Uno che potrebbe chiedere al futuro segretario di stato, forse non italiano, di rinunciare, ad esempio, alla quota non assegnata alla religione cattolica direttamente nelle dichiarazioni dei redditi degli italiani dell’8 per mille. Uno che potrebbe far commissariare se non sciogliere lo Ior e che potrebbe chiedere alla diplomazia vaticana di farla finita con quella trattativa della vergogna che ha come fine la conferma del non pagamento dell’Imu. Soluzioni francescane che spaventano la Curia italiana. Così come questo Papa difficilmente scriverà introduzioni dotte e discettanti sul “relativismo”, salvo poi fare l’atto più relativista e burocratico del mondo dimettendosi da Papa, ai libri di Marcello Pera. Se il buongiorno si vede dal mattino, con un Papa che dal nome disprezza il potere temporale, tutti i baciapile politici all’italiana nonché gli atei devoti all’amatriciana dovranno cercarsi altre sponde. Ora che un possibile Papa nero gesuita è diventato bianco e di tutti i cristiani cattolici, tutto può succedere. Anche le profezie di Nostradamus, in questa nuova luce, sembrano più credibili delle visioni di Casaleggio.

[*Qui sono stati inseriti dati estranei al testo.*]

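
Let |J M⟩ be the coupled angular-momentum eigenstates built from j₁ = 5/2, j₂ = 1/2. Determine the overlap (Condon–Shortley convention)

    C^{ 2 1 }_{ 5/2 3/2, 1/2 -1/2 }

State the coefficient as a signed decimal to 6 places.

+0.816497

j₁+j₂−J=1  J+j₁−j₂=4  J−j₁+j₂=0  j₁+j₂+J+1=6
(j₁±m₁, j₂±m₂, J±M) = (4,1,0,1,3,1)
P² = 24
sum k=0..0:
  [0] +1/6 = 1/6
S = 1/6
C² = P²·S² = 2/3 ; C = +0.816497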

E va citato un altro papa, laico, come Marco Pannella che già dopo la morte di Giovanni Paolo secondo si auspicava e si aspettava un successore che salisse al soglio di Pietro con il nome di Giovanni XXIV o con quello di San Francesco. Staderini di Radicali italiani aveva persino rilasciato un’intervista al “Fatto” parlando della possibile ascesa di un “Francesco primo”. Anche se ora sappiamo che per prudenza si chiamerà Francesco e basta. Anche per scaramanzia, per non avere lo stesso destino di quell’altro Papa, Giovanni Paolo, che per errore mise l’aggettivo primo che invece va al successore di chi inaugura un nome. Sia come sia, proprio Pannella si dice convinto che «Pietro in questo momento è più trasparente e rivoluzionario di Cesare», cioè ad esempio del Capo del nostro stato e di tutte le istituzioni che stanno giocando a nascondino con le proprie responsabiità dopo le elezioni. E sarebbe davvero il colmo che l’aiuto a Cesare debba venire proprio da Pietro.